More than 15,000 client accounts prove there is a market for Horter’s anti-risk mantra. While he doesn’t guarantee against losses, his portfolio statistics sheet shows nine of his 16 funds achieved full-year loss rates of less than 1.5 percent in 2015 and all 16 met that standard in 2014. Eight of the 16 funds hit double-digit returns in at least one of the last two years.
“Our goal is, if the market’s doing 10 (percent growth)” he said, “we can do 6 or 7 without these cavernous drops.”

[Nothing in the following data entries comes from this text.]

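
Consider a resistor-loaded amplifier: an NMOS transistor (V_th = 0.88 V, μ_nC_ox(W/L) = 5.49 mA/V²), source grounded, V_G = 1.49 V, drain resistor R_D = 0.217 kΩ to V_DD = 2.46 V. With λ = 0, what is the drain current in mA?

V_GS = V_G = 1.49 V, so V_ov = 1.49 − 0.88 = 0.61 V.
Assume saturation: I_D = ½ k_n V_ov² = 0.5 × 5.49 × 0.61² = 1.02 mA, giving V_DS = V_DD − I_D R_D = 2.46 − 1.02 × 0.217 = 2.24 V.
V_DS = 2.24 V ≥ V_ov = 0.61 V, confirming saturation.

I_D = 1.02 mA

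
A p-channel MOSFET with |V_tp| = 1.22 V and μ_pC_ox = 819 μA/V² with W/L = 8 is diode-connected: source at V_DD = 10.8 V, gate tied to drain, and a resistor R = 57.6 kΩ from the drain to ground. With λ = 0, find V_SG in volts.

V_SG = 1.44 V

With gate tied to drain, V_SG = V_SD ≥ V_SG − |V_tp|, so the device is in saturation.
k_p = μ_pC_ox · (W/L) = 6.552 mA/V².
KCL at the drain: ½ k_p (V_SG − |V_tp|)² = (V_DD − V_SG)/R.
Let x = V_SG − 1.22. Then 189 x² + x − 9.58 = 0, giving x = 0.223 V (positive root), so V_SG = 1.44 V.
I_D = (V_DD − V_SG)/R = (10.8 − 1.44) / 57.6 = 0.162 mA.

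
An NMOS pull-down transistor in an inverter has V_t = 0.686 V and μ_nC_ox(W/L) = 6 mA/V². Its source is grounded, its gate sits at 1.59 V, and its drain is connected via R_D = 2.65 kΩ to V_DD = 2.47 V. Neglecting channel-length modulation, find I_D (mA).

I_D = 0.865 mA

V_GS = V_G = 1.59 V, so V_ov = 1.59 − 0.686 = 0.904 V.
Assume saturation: I_D = ½ k_n V_ov² = 0.5 × 6 × 0.904² = 2.45 mA, giving V_DS = V_DD − I_D R_D = 2.47 − 2.45 × 2.65 = -4.03 V.
But -4.03 V < V_ov = 0.904 V, so the device is actually in triode.
In triode I_D = k_n[V_ov V_DS − ½ V_DS²] and I_D = (V_DD − V_DS)/R_D. Equating: 7.95 V_DS² − 15.37 V_DS + 2.47 = 0, giving V_DS = 0.177 V (the root below V_ov).
I_D = (2.47 − 0.177) / 2.65 = 0.865 mA.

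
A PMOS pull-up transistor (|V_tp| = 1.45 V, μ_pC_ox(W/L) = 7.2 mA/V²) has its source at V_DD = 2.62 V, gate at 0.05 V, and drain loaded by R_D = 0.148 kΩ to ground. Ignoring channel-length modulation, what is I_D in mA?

I_D = 4.52 mA

V_SG = V_DD − V_G = 2.62 − 0.05 = 2.57 V, so V_ov = 2.57 − 1.45 = 1.12 V.
Assume saturation: I_D = ½ k_p V_ov² = 0.5 × 7.2 × 1.12² = 4.52 mA, giving V_SD = V_DD − I_D R_D = 2.62 − 4.52 × 0.148 = 1.95 V.
V_SD = 1.95 V ≥ V_ov = 1.12 V, confirming saturation.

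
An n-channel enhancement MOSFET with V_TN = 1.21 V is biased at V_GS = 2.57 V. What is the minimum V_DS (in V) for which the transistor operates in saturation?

V_DS,sat = 1.36 V

The boundary between triode and saturation is V_DS = V_GS − V_TN = V_ov.
V_ov = 2.57 − 1.21 = 1.36 V.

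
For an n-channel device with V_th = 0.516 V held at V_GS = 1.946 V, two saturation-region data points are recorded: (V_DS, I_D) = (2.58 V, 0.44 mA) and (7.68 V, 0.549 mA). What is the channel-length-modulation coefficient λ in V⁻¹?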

So far, Horter’s growth has come from a national network of 350 investor representatives, most of whom work as independent contractors who like Horter’s risk-avoidance strategy. Horter's expansion will enable him to recruit investor representatives focused on Cincinnati, which now represents about $80 million in total assets under management. He thinks that local figure can reach $1 billion in the next five years by recruiting new advisers with a simple message:
“We’re at the height of the stock market, all-time highs, and we’re in a very bad time in the bond market. So, do you want to be a risk-off adviser? Or do you want to possibly see your client lose 20, 30, 40 percent again?”